In this study, we designed, synthesized, and evaluated a series of carbamate derivatives of N-salicyloyl tryptamine as multifunctional therapeutic agents for the treatment of Alzheimer's disease (AD). After screening the acetylcholinesterase (AChE)/butyrylcholinesterase (BChE) inhibitory activities, target compound 1g stood out as a mixed type reversible dual inhibitor of AChE and BChE. In addition, molecular docking studies were conducted to explore the actions on AChE and BChE. The results showed that 1g could decrease the level of pro-inflammatory cytokines NO, iNOS, IL-6, TNF-alpha, and ROS, increase the level of anti-inflammatory cytokines IL-4, and inhibit the aggregation of A beta(1-42). Moreover, the administration of 1g suppressed the activity of AChE in the brain. In a word, the compound 1g is effective for improving learning and memory behavior, blood-brain barrier permeation, pharmacokinetics, ChE inhibition, and anti-neuroinflammation.
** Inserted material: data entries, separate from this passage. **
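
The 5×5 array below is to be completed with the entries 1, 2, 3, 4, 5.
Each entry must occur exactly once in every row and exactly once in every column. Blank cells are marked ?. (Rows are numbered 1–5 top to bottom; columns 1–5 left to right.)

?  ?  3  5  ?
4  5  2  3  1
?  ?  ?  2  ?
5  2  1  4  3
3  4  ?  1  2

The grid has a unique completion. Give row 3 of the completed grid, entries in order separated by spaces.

Row 3, column 1: row 3 has {2} and column 1 has {3, 4, 5}, leaving only 1.
Row 3, column 2: row 3 has {1, 2} and column 2 has {2, 4, 5}, leaving only 3.
Row 1, column 1: row 1 has {3, 5} and column 1 has {1, 3, 4, 5}, leaving only 2.
Row 1, column 2: row 1 has {2, 3, 5} and column 2 has {2, 3, 4, 5}, leaving only 1.
Row 1, column 5: row 1 has {1, 2, 3, 5} and column 5 has {1, 2, 3}, leaving only 4.
Row 3, column 5: row 3 has {1, 2, 3} and column 5 has {1, 2, 3, 4}, leaving only 5.
Row 3, column 3: row 3 has {1, 2, 3, 5} and column 3 has {1, 2, 3}, leaving only 4.
So row 3 reads: 1 3 4 2 5.

1 3 4 2 5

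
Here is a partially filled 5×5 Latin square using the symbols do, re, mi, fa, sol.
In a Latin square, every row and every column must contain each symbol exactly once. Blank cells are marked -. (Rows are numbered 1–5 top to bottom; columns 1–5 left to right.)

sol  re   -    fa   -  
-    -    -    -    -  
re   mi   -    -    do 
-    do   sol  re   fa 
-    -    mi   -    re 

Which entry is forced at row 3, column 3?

fa

Row 3 already has {do, re, mi} and column 3 already has {mi, sol}, so row 3, column 3 must be fa.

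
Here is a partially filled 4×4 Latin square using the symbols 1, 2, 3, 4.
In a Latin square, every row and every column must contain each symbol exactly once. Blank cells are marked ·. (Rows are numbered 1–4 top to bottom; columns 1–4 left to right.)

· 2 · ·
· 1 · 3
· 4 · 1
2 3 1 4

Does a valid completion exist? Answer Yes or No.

Row 1, column 4: row 1 together with column 4 already contain {1, 2, 3, 4} — every symbol — so nothing can go there. The grid has no valid completion.

No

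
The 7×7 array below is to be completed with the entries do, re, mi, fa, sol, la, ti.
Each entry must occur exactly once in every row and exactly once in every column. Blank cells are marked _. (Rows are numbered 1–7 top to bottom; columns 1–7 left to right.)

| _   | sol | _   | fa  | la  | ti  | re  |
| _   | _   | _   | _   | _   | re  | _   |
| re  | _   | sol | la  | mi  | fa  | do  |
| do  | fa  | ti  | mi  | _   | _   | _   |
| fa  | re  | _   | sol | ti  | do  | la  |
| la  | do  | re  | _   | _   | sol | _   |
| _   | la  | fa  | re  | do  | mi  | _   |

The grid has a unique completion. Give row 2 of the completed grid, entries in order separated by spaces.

ti mi la do sol re fa

Row 1, column 1: row 1 has {re, fa, sol, la, ti} and column 1 has {do, re, fa, la}, leaving only mi.
Row 1, column 3: row 1 has {re, mi, fa, sol, la, ti} and column 3 has {re, fa, sol, ti}, leaving only do.
Row 3, column 2: row 3 has {do, re, mi, fa, sol, la} and column 2 has {do, re, fa, sol, la}, leaving only ti.
Row 2, column 2: row 2 has {re} and column 2 has {do, re, fa, sol, la, ti}, leaving only mi.
Row 2, column 3: row 2 has {re, mi} and column 3 has {do, re, fa, sol, ti}, leaving only la.
Row 4, column 6: row 4 has {do, mi, fa, ti} and column 6 has {do, re, mi, fa, sol, ti}, leaving only la.
Row 4, column 7: row 4 has {do, mi, fa, la, ti} and column 7 has {do, re, la}, leaving only sol.
Row 4, column 5: row 4 has {do, mi, fa, sol, la, ti} and column 5 has {do, mi, la, ti}, leaving only re.
Row 5, column 3: row 5 has {do, re, fa, sol, la, ti} and column 3 has {do, re, fa, sol, la, ti}, leaving only mi.
Row 6, column 4: row 6 has {do, re, sol, la} and column 4 has {re, mi, fa, sol, la}, leaving only ti.
Row 2, column 4: row 2 has {re, mi, la} and column 4 has {re, mi, fa, sol, la, ti}, leaving only do.
Row 6, column 5: row 6 has {do, re, sol, la, ti} and column 5 has {do, re, mi, la, ti}, leaving only fa.
Row 2, column 5: row 2 has {do, re, mi, la} and column 5 has {do, re, mi, fa, la, ti}, leaving only sol.
Row 2, column 1: row 2 has {do, re, mi, sol, la} and column 1 has {do, re, mi, fa, la}, leaving only ti.
Row 2, column 7: row 2 has {do, re, mi, sol, la, ti} and column 7 has {do, re, sol, la}, leaving only fa.
So row 2 reads: ti mi la do sol re fa.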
It may be considered as a promising multi-functional therapeutic agent for further investigation for the treatment of AD. (c) 2021 Elsevier Masson SAS. All rights reserved.

Automated summary

This study designed and evaluated a series of carbamate derivatives as multifunctional therapeutic agents for Alzheimer's disease. Compound 1g exhibited dual inhibitory activity against AChE and BChE, reduced pro-inflammatory cytokine levels, increased anti-inflammatory cytokine levels, and inhibited the aggregation of A beta(1-42). It showed potential as a multi-functional therapeutic agent for further investigation in AD treatment.